States have also modified their statutes to provide for enhanced sentences under some circumstances. These sentence enhancements may apply when one of the following events occur:
(1) The defendant’s BAC is very high, such as above .20 percent.
(2) The defendant refuses to submit to chemical testing.
(3) The defendant greatly exceeds the speed limit or drives recklessly while drunk.
(4) A child under the age of 14 is in the car when the defendant is driving drunk.
(5) Drunk driving is accompanied with an accident or injury to another person.
Field Sobriety Tests and Sobriety Checkpoints
Researchers have developed a variety of tests that are designed to determine whether a person is likely to be intoxicated. A police officer performs these tests on suspects after the officer has stopped a person on suspicion of drunk driving. These tests allow an officer to observe a suspect’s balance, physical ability, attention level, or other factors that the officer may use to determine whether the suspect is impaired. Officers often record a suspect’s performance of these tests, and this practice generally has been upheld on appeal.

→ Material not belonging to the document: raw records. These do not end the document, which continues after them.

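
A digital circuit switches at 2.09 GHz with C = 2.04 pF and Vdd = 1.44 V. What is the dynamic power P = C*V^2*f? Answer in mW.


Step 1: V^2 = 1.44^2 = 2.0736 V^2
Step 2: P = C*V^2*f = 2.04e-12 F * 2.0736 * 2.09e9 Hz
Step 3: P = 8.84100096e-03 W
Step 4: P = 8.841 mW

8.841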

In several states, authorities have set up checkpoints where officers can question drivers in an effort to catch drunk drivers. These checkpoints are often set up during holidays when people are more likely to drink, such as New Year’s Eve. Courts in the majority of states have upheld these checkpoints against challenges that these checkpoints are unconstitutional.
Felony Drunk Driving
Most states have expanded their drunk driving statutes to provide for harsher punishment when drunk driving has resulted in injury to another. Where a person causes injury to another while driving drunk, the person may be charged with a felony, punishable by a term in state prison. In an even more severe expansion of criminal laws, some states now incorporate their murder or manslaughter statutes with their DUI laws where drunk driving results in the death of another. Moreover, in some states, a person may be charged with assault with a deadly weapon for driving a car while intoxicated. In such an instance, the deadly weapon is the car.
All states treat first DUI offenses as misdemeanors. However, in the majority of states, a person’s third offense (or third “strike”) is treated as a felony.
Defenses to Drunk Driving
A person charged with drunk driving usually attacks the arresting officer’s observations or opinions as part of his or her defense strategy. A defendant may also attack witnesses that tested the defendant’s BAC, or the defendant may call on someone who can testify that the defendant was sober.

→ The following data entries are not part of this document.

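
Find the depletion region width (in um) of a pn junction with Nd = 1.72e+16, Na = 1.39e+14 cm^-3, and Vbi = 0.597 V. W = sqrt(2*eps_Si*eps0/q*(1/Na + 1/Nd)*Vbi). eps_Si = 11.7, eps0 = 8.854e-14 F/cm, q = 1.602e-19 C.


Step 1: 1/Na + 1/Nd = 1/1.39e+14 + 1/1.72e+16 = 7.25238e-15
Step 2: 2*eps*eps0/q = 2*11.7*8.854e-14/1.602e-19 = 1.293281e+07
Step 3: W^2 = 1.293281e+07 * 7.25238e-15 * 0.597 = 5.59948e-08
Step 4: W = sqrt(5.59948e-08) = 2.366e-04 cm = 2.366 um

2.366


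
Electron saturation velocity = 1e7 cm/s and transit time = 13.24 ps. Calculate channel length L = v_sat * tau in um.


Step 1: tau in seconds = 13.24 ps * 1e-12 = 1.3240e-11 s
Step 2: L = v_sat * tau = 1e7 * 1.3240e-11 = 1.3240e-04 cm
Step 3: L in um = 1.3240e-04 * 1e4 = 1.324 um

1.324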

In addition to these strategies, a defendant could rely on one of several defenses. These defenses include the following:
(1) Necessity, which applies when a person must drive to prevent a greater evil;
(2) Duress, which applies when the defendant drives in order to avoid serious injury or death;
(3) Entrapment, which applies when an officer requests that a person drive drunk;
(4) Mistake of fact, which applies when a person has an honest belief that his or her BAC is below the legal limit;
(5) Involuntary intoxication, which applies when the person has ingested alcohol without his or her knowledge
Individual states take different positions with respect to the availability of these defenses. In general, however, these defenses rely on specific sets of facts and are each very difficult to prove successfully.